ACLU Report Finds Many Foreign-Born Vets Deported or Facing Proceedings
An American Civil Liberties Union report finds the federal government has neglected to file the naturalization applications of a growing number of foreign-born U.S. vets, resulting in many of them being deported or now facing such actions.
In all, the "Discharged Then Discarded" entitled report documented 84 instances where foreign-born vets have faced such circumstances.
"They are members of what is unfortunately a growing brotherhood---veterans of the United States armed forces who have been unceremoniously deported," ACLU officials said in a statement.
Combat Officers Among Those Deported
ACLU authorities added many of the victims are former combat officers who suffered physical wounds and emotional trauma in conflicts that go as far back as the Vietnam War.
"Many have been decorated for their service," the statement added. "But service records notwithstanding, the U.S. has seen fit to kick them out of the country, sometimes for minor offenses that resulted in little if any incarceration."

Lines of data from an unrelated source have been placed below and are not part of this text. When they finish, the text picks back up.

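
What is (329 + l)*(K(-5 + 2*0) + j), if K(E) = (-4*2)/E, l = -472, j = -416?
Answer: 296296/5 ≈ 59259.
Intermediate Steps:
K(E) = -8/E
(329 + l)*(K(-5 + 2*0) + j) = (329 - 472)*(-8/(-5 + 2*0) - 416) = -143*(-8/(-5 + 0) - 416) = -143*(-8/(-5) - 416) = -143*(-8*(-1/5) - 416) = -143*(8/5 - 416) = -143*(-2072/5) = 296296/5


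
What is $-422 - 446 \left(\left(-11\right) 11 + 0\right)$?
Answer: $53544$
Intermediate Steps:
$-422 - 446 \left(\left(-11\right) 11 + 0\right) = -422 - 446 \left(-121 + 0\right) = -422 - -53966 = -422 + 53966 = 53544$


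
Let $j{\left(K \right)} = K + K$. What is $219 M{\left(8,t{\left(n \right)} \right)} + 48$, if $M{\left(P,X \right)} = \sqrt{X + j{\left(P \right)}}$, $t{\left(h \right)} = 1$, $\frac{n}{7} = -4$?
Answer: $48 + 219 \sqrt{17} \approx 950.96$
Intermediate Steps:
$n = -28$ ($n = 7 \left(-4\right) = -28$)
$j{\left(K \right)} = 2 K$
$M{\left(P,X \right)} = \sqrt{X + 2 P}$
$219 M{\left(8,t{\left(n \right)} \right)} + 48 = 219 \sqrt{1 + 2 \cdot 8} + 48 = 219 \sqrt{1 + 16} + 48 = 219 \sqrt{17} + 48 = 48 + 219 \sqrt{17}$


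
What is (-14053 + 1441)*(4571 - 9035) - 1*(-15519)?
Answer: 56315487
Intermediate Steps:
(-14053 + 1441)*(4571 - 9035) - 1*(-15519) = -12612*(-4464) + 15519 = 56299968 + 15519 = 56315487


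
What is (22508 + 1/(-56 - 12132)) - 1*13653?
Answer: 107924739/12188 ≈ 8855.0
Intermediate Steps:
(22508 + 1/(-56 - 12132)) - 1*13653 = (22508 + 1/(-12188)) - 13653 = (22508 - 1/12188) - 13653 = 274327503/12188 - 13653 = 107924739/12188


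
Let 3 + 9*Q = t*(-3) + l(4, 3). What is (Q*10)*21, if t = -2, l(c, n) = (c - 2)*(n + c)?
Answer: 1190/3 ≈ 396.67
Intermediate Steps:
l(c, n) = (-2 + c)*(c + n)
Q = 17/9 (Q = -1/3 + (-2*(-3) + (4**2 - 2*4 - 2*3 + 4*3))/9 = -1/3 + (6 + (16 - 8 - 6 + 12))/9 = -1/3 + (6 + 14)/9 = -1/3 + (1/9)*20 = -1/3 + 20/9 = 17/9 ≈ 1.8889)
(Q*10)*21 = ((17/9)*10)*21 = (170/9)*21 = 1190/3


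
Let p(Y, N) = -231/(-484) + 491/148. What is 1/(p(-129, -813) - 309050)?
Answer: -814/251563611 ≈ -3.2358e-6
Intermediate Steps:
p(Y, N) = 3089/814 (p(Y, N) = -231*(-1/484) + 491*(1/148) = 21/44 + 491/148 = 3089/814)
1/(p(-129, -813) - 309050) = 1/(3089/814 - 309050) = 1/(-251563611/814) = -814/251563611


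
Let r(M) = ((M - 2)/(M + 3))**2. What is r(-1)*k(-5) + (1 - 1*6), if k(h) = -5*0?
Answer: -5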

According to the report, the military service put in by many of the men cited in the report should have been enough for them to be granted naturalization, but the federal government failed to take the necessary steps to ensure their naturalization while they were still in the military.
Some Vets Insist They Were Mislead
Researchers added some of the vets mistakenly believed they automatically became citizens by virtue of their service and others claim they were misled by recruiters into believing U.S. citizenship became automatic upon their enlistment.
In all ACLU officials estimate that there are at least 250 deported veterans now residing in 34 countries. Meanwhile, Immigration and Customs Enforcement officials claim the agency does not keep track of such statistics.
"Any action taken by ICE that may result in the removal of an alien with military service must be authorized by the senior leadership in a field office, following an evaluation by local counsel," said agency spokeswoman Virginia Kice. "ICE specifically identifies service in the U.S. military as a positive factor that should be considered when deciding whether or not prosecutorial discretion should be exercised."
Many of the veterans featured in the ACLU report were brought to the U.S. as children and spent decades in the U.S. in lawful status. Over a nine year period commencing in 1999, an estimated 70,000 noncitizens enlisted in the U.S. military or about 4 percent of the armed forces.
The Center for Naval Analyses reports as of 2010, fewer than half of the legal residents who joined the military over that same time frame had become citizens.